Those of you who have never lost consciousness during a debate, only to awake upon Stojnev's back en route to the infirmary, may be unfamiliar with Dr. Stojnev. The man is both IDEA's resident technology coordinator and unlicensed doctor. He is the first person staffers look to when the shit hits the fan, literally and figuratively, and has saved the lives of countless debaters. Last Friday, he saved a girl from a seizure just by looking her sternly in the eyes.
On Monday, he performed surgery on a debater with his left hand while tabbing the Karl Popper tournament on his laptop with his right. During the 2006 Youth Forum in Romania, a girl was attacked by a bear. Stojnev came to her rescue, wrestling the bear to the ground, reasoning with it, befriending it, and riding it to the hospital as he held the girl in his arms, simultaneously giving her an emergency transfusion of his own blood.

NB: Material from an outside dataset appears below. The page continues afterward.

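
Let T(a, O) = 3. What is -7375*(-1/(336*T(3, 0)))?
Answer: 7375/1008 ≈ 7.3165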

But our guardian angel is no longer here to save us. On Tuesday, Stojnev departed for his homeland of Macedonia to remove Prime Minister Nikola Gruevski's gall bladder and "maybe sleep for an hour." Since his departure, cases of Smolyan Viper Flu have increased by 6,000%. Said one hospitalized student, "I don't know how I got sick so quickly! All I did was drink four Red Bulls, some beer, and no water. It's a good thing I didn't sleep at all, otherwise I might not have known I was sick until it was too late." The Director of the United States Center for Disease Control (CDC), Julie Louise Gerberding, noted that with Stojnev’s departure from Smolyan, “there is a high probability of a hybrid outbreak of the Bubonic Plague and Whooping Cough.” Regardless, at the current dropout rate, the mixed teams tournament is expected to consist of only one round, judged by a group of local squirrels.